I grew up in New Jersey, and really miss it now that I haven’t lived there in a long time. But when I was seventeen, I couldn’t wait to go off to college anywhere else (which turned out to be Virginia).
I have an older brother and two younger sisters. Now that I live in the mid-west, I don’t get to see them nearly as much as I’d like. When we do get together, there’s a lot of laughter. We like to laugh.
My parents were both public school teachers, and gave up many things so that my siblings and I didn’t have to. I have a picture of my mom and dad at their junior prom, and they still dance better than any couple I know. They knew I could write a book years before I did.
In high school I played field hockey, was in the percussion section of the band, played a negligent mother on the mock trial team, was elected President of Senate A in New Jersey’s Model Youth in Government, and did a lot of other things (the Ushers Club, for crying out loud) that pretty much ensured I was friendly with a lot of my classmates, but rarely invited to any parties. At the time, I felt like a freakish geek.
I did very little nonmandatory writing in high school, or college – as little as possible, actually, even of the mandatory kind. (Have I mentioned that I was a really lazy student?) I didn’t really do homework on a regular basis either until law school, and even then, not as much as I should have. I got by – but I don’t recommend it. I made school much more stressful by not doing my homework.
But while I was procrastinating and avoiding most of my assigned work, I read everything I could get my hands on. Books were a haven, an escape, a way to be someone else and do extraordinary things. I highly recommend reading a lot, especially if you want to be a writer. And read whatever books interest you – many different kinds of books, preferably.

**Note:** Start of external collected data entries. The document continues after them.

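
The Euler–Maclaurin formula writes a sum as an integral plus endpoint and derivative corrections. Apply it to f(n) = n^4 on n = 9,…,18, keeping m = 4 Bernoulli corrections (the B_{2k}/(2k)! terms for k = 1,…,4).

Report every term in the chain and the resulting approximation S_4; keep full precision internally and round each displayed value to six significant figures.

The integral term ∫_9^18 x^4 dx = 366104.
½[f(9) + f(18)] = ½[6561.00 + 104976] = 55768.5.
Running total after boundary: 421872.
Order-1 term: 1/12 · (23328.0 − 2916.00) = 1701.00.
After k=1: 423573.
Order-2 term: −1/720 · (432.000 − 216.000) = -0.300000.
After k=2: 423573.
Order-3 term: 1/30240 · (0.00000 − 0.00000) = 0.00000.
After k=3: 423573.
Order-4 term: −1/1209600 · (0.00000 − 0.00000) = 0.00000.

S_4 ≈ 423573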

I have always loved the way a good book can sweep you away to another time or place, and how a good story will stick with you for days. I like to imagine other ways the story could have gone, and other worlds the characters could visit. Sometimes I close the cover, and immediately want more. Sometimes I can’t stop thinking about a scene or character for weeks, wondering what would have happened if the characters had chosen a different path, or like they were real people whose lives continue out of reach. Sometimes I’m even angry or frustrated with the outcome, but I can’t stop thinking about why. I am an avid re-reader. Favorite books get well-loved over time.
I can’t really remember a time when I couldn’t read. I remember being read to, of course, but not really that process of learning to read (beyond the humiliating tiers of reading groups in school). What I remember clearly is the thrill of a new book, chosen and ready to be read. And that amazing thing in elementary school called library time. Later I moved on to the public library, and for a while, it was a huge, seemingly endless supply of books. And then for a while I became a library fugitive – I had a fine, and was convinced I would get in trouble if I went to the library. (A note to readers, librarians are generally cool people who will not imprison you or ban you from the library for fines). Eventually my fine was resolved, but not my shame, and I rarely went to the public library. But, we had a fantastic used bookstore in town, and I could keep myself in books fairly cheaply through the constant purchase, turn-back-in-for-credit, and repurchase cycle. And even more exciting, I don’t remember anyone telling me any of these books were off limits. So, I read whatever interested me: high fantasy one week, realism the next, maybe a mystery or romance or historical when the interest struck. Forever, by Judy Blume, is the first book someone told me not to read. I read it three times, in secret. There was power in the knowledge that I could read whatever I wanted.
Long before I knew such a thing as fanfiction existed, I would rework my favorite stories in my head while I walked to school or before I fell asleep at night, rewriting scenes over and over until they felt just right, or taking the characters out for a little adventure all my own. And then I realized that I already was a writer, whether or not I wrote my stories down or let anyone else read them. It took some fits and starts to get the courage to let someone else read my own stories, to risk finding out my stories or my writing weren’t good enough for anyone but me. I’m glad I did.
While I love books, I also know that the best characters and most compelling stories don’t always happen in books. I’m an unapologetic television watcher. My favorite TV show of all time is Buffy the Vampire Slayer. Hands down. By far. A distant second? The West Wing, or maybe The Wire. But first and foremost, Buffy, always. (Joss Whedon, if you are reading this, call me.)